Read your parish bulletin. If your parish is anything like my parish, there is so much going on! You can’t do it all, but you can choose some activities in which you and your family could participate. Parish picnics, speakers on different topics, scripture studies, decorating committee, etc.
Encourage your child to engage in the youth group at your parish. Consider helping that group thrive in any way you can – it is the future of the Church!
Strategy #6: “Take it to the streets!”
Serve! Look for opportunities to serve others – as an individual, but more importantly, as a family. There are so many organizations in need of help. We have a long list posted on our website: https://www.bishopchatard.org/ministry/needs/
Service does not always need to be for an agency. Find people in your neighborhood that need help – elderly neighbors that may need grass cut or other outdoor work done. The mother with three young children may need help with childcare, picking up groceries, or a meal prepared for their family. The man on crutches that could use help getting his mail from the mailbox each day. People in need are all around us and helping in your own neighborhood is a great way to build community and “evangelize.”
Strategy #7: Ensure that Sunday Mass is a non-negotiable!
Every member of your family needs to go to Mass each Sunday (or Saturday evening)! This needs to be a no-excuses, non-negotiable expectation in your home.
Become engaged in the liturgy. Read the readings ahead of time as a family. Talk about what the readings mean to you. Then listen to them again at Mass and hear the thoughts of the priest or deacon. What did you hear that was new?
Come to Mass a few minutes early for some quiet time and stay until the recessional hymn has ended.
Have you ever discussed the parts of the Mass? Do your younger children (or even older) know what is going on? Understand why we do what we do at Mass? If you have never participated in a “teaching Mass” or “slow-motion” Mass, take advantage of the opportunity if it comes along. Even Cradle Catholics are surprised by what they don’t know about the celebration of the Mass.
As for the “no excuses” part of attending Mass? Even on vacation, go to Mass! There are churches everywhere you go! Do your research and find the nearest church before you leave home.
Don’t fall into the “we were out really late last night, so we’re not going to Mass this week” trap. Your kids are watching. They will prioritize what YOU prioritize. Look ahead on your calendar. If you are going to be out late, can you go to Mass Saturday evening? What about Sunday evening?

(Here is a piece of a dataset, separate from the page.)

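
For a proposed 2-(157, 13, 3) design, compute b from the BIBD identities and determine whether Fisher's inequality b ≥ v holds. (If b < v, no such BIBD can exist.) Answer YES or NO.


b = λv(v − 1)/(k(k − 1)) = 3·157·156/(13·12) = 73476/156 = 471.
Compare with v = 157: b ≥ v, so Fisher's inequality holds.

YES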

Finally – athletics. I hear about travel team all the time: “They have games scheduled all weekend. There is no opportunity to go to Mass!” Look at the schedule ahead of time. Figure out when you can make it to Mass. IF that athletic schedule really is so packed that No Mass times fit in — you need to alert that coach. That coach needs to know that you’ll need to miss a game or a portion of that tournament so that your family can go to Mass. You should not be a part of any league that would not allow for that.
I hope you have found these strategies helpful. We are in a fight when it comes to keeping the faith alive in the hearts and minds of our children. We need to be all in!